I am specifically referring to 350gr T/C Maxi Hunter with a wonder wad between the bullet and powder. Has anybody done something similar or shooting something similar now. Suggestions? I am tired of shockwaves not opening.


----------



## fishtail (Oct 20, 2016)

One published opinion.
http://www.chuckhawks.com/muzzleloading_basics.htm

For whitetail deer hunting in-lines with a 1:24" - 1:28" twist will deliver excellent performance with a 100-grain propellant charge and sabots in the 250 - 300 grain range. Conicals in the 300 to 385 grain range will do very well with the same powder charge.

A .50 caliber muzzleloader with a 1:32" - 1:38" twist rate will do very well with the same sabots and conicals with a propellant charge in the 85 - 90 grain range.
-------------------------------------------------------------------


Depending on your preferences sabots and XTP's might be a better option. 
This has worked exceptionally well for me being most of my deer were less than 125 pounds. 
That combination also works well on the occasional 175 pound Bulloch County brute.


----------



## snuffy (Oct 20, 2016)

Try these.
http://muzzleloading-bullets.com/


----------



## SakoL61R (Oct 20, 2016)

This marks my 25th year of ML hunting with a .50 and .54.
10 or 12 years ago I started shooting bullets from these folks and have never looked back.

https://www.prbullet.com/

Have shot and harvested with their Extreme Elites, Dead Centers and (full size) conical Ultimates.

You do your part and they are extremely accurate, deadly and don't break the bank.  My favorite for whitetails is the .50 260 gr. Ex-Elite sabot over 110gr of Blackhorn 209.
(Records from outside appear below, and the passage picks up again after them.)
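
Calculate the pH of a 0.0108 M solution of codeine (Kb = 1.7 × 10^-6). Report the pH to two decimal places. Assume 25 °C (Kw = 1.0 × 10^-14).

C18H21NO3 + H2O ⇌ C18H22NO3+ + OH-
From the ICE table, Kb = [OH-]²/(0.0108 − [OH-]) = 1.7 × 10^-6.
Neglecting [OH-] in the denominator: [OH-] = √(1.7 × 10^-6 × 0.0108) = 1.35 × 10^-4 M
Check: 1.3% ionized — well under 5%, approximation valid.
pOH = −log(1.35 × 10^-4) = 3.87; pH = 14.00 − 3.87 = 10.13

pH = 10.13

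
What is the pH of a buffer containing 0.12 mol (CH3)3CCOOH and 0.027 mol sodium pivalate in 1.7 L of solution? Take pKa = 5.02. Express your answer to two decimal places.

pH = 4.37

pH = pKa + log([A⁻]/[HA]) = 5.02 + log(0.027/0.12)
pH = 5.02 + (-0.648) = 4.37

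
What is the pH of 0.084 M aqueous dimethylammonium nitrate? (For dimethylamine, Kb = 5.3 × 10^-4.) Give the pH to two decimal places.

(CH3)2NH2+ is the conjugate acid of the weak base (CH3)2NH.
Ka = Kw/Kb = 1.0×10^-14 / 5.3 × 10^-4 = 1.89 × 10^-11
Ka = x²/(0.084 − x) = 1.89 × 10^-11
Neglecting x in the denominator: x = √(1.89 × 10^-11 × 0.084) = 1.26 × 10^-6 M
pH = −log(1.26 × 10^-6) = 5.90

pH = 5.90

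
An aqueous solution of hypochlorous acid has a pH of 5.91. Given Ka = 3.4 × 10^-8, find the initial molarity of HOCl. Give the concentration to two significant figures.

C₀ = 4.6 × 10^-5 M

[H+] = 10^(-5.91) = 1.23 × 10^-6 M = x
Ka = x²/(C₀ − x) ⇒ C₀ = x + x²/Ka
C₀ = 1.23 × 10^-6 + (1.23 × 10^-6)²/(3.4 × 10^-8) = 4.57 × 10^-5 M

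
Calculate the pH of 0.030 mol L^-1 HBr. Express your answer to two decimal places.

HBr is a strong acid and dissociates completely, so [H+] = 0.030 M.
pH = -log(0.03) = 1.52

pH = 1.52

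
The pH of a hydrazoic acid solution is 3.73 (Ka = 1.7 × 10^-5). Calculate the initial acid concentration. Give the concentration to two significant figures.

C₀ = 2.2 × 10^-3 M

[H+] = 10^(-3.73) = 1.86 × 10^-4 M = x
Ka = x²/(C₀ − x) ⇒ C₀ = x + x²/Ka
C₀ = 1.86 × 10^-4 + (1.86 × 10^-4)²/(1.7 × 10^-5) = 2.22 × 10^-3 M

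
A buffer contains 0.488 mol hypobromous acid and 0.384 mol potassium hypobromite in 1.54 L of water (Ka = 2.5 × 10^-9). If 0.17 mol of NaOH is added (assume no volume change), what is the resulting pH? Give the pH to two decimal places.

pH = 8.84

OH- converts HOBr to OBr-: HOBr → 0.318 mol, OBr- → 0.554 mol.
pKa = −log(2.5 × 10^-9) = 8.602
pH = pKa + log(n_OBr-/n_HOBr) = 8.602 + log(0.554/0.318) = 8.602 + (+0.241)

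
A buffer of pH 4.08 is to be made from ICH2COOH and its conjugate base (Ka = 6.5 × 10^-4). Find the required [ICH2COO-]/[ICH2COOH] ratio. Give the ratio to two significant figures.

ratio = 7.8

pKa = -log(6.5 × 10^-4) = 3.187
pH = pKa + log(r) ⇒ log(r) = 4.08 − 3.187 = +0.893
r = [ICH2COO-]/[ICH2COOH] = 10^(+0.893) = 7.82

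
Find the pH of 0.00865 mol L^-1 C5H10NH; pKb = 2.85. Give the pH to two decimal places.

pH = 11.46

C5H10NH + H2O ⇌ C5H10NH2+ + OH-
Kb = 10^(−2.85) = 1.41 × 10^-3
From the ICE table, Kb = x²/(0.00865 − x) = 1.41 × 10^-3.
Here C₀/Kb ≈ 6.13, so the small-x approximation fails. Use the quadratic:
x = (−Kb + √(Kb² + 4·Kb·C₀))/2 = 2.86 × 10^-3 M
pOH = 2.54, so pH = 14.00 − pOH = 11.46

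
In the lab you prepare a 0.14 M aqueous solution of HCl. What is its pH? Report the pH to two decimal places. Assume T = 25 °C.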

As for full bore, best accuracy in my 1:28 .50 is with the 400gr. Ultimate spritzer HP

Bullets:
https://www.prbullet.com/bullscn.htm
Twist chart
https://www.prbullet.com/chart.htm


----------



## scott30415 (Oct 20, 2016)

Sako I am definitely looking at the PR Bullets in a T/C Black Diamond. Not trying to build a space ship just a more dependable bullet.


----------



## SakoL61R (Oct 21, 2016)

PM replied to.  Let us know your results!


----------



## joeythehunter (Oct 29, 2016)

scott30415 said:


> I am specifically referring to 350gr T/C Maxi Hunter with a wonder wad between the bullet and powder. Has anybody done something similar or shooting something similar now. Suggestions? I am tired of shockwaves not opening.
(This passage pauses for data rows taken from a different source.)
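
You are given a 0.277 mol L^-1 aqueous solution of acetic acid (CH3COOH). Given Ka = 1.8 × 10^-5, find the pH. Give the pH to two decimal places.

pH = 2.65

CH3COOH ⇌ CH3COO- + H+
Ka = [H+]²/(0.277 − [H+]) = 1.8 × 10^-5
Assume [H+] ≪ 0.277: [H+] ≈ √(1.8 × 10^-5 × 0.277) = 2.23 × 10^-3 M
pH = −log(2.23 × 10^-3) = 2.65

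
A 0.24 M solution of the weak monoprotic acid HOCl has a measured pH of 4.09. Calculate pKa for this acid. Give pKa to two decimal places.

[H+] = 10^(-4.09) = 8.13 × 10^-5 M
At equilibrium [HA] = 0.24 − 8.13 × 10^-5 = 2.40 × 10^-1 M
Ka = [H+][A-]/[HA] = (8.13 × 10^-5)² / 2.40 × 10^-1 = 2.75 × 10^-8
pKa = -log(2.75 × 10^-8) = 7.56

pKa = 7.56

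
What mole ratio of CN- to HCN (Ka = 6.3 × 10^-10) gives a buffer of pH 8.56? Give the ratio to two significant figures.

ratio = 0.23

pKa = -log(6.3 × 10^-10) = 9.201
pH = pKa + log(r) ⇒ log(r) = 8.56 − 9.201 = -0.641
r = [CN-]/[HCN] = 10^(-0.641) = 0.229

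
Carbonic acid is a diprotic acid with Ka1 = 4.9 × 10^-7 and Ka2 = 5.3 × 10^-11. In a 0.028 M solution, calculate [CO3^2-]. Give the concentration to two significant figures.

5.3 × 10^-11 M

First ionization gives [H+] ≈ [HCO3-] = 1.17 × 10^-4 M.
Second step: Ka2 = [H+][CO3^2-]/[HCO3-] ≈ [CO3^2-] (since [H+] ≈ [HCO3-]).
So [CO3^2-] ≈ Ka2.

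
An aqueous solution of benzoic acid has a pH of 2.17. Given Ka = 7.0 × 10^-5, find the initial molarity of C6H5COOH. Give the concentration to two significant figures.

C₀ = 6.6 × 10^-1 M

[H+] = 10^(-2.17) = 6.76 × 10^-3 M = x
Ka = x²/(C₀ − x) ⇒ C₀ = x + x²/Ka
C₀ = 6.76 × 10^-3 + (6.76 × 10^-3)²/(7.0 × 10^-5) = 6.60 × 10^-1 M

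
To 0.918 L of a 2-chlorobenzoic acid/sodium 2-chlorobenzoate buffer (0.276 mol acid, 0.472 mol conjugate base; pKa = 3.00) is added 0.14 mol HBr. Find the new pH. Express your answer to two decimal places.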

I like the Maxi Hunter 275, in my 1:32
I had used the wonder wad, but stopped , thinking that the bullet base was not expanding and filling the grooves.
I have no proof of this and accuracy is the same, so I'll just use powder & bullet, and feel better about it

I only use Black Powder - 100 gr FFg

I tried the Power Belt but went back to the Maxi Hunter,  

them sabots, I tried & I gave up on them years ago
left to much plastic crap in the barrel


----------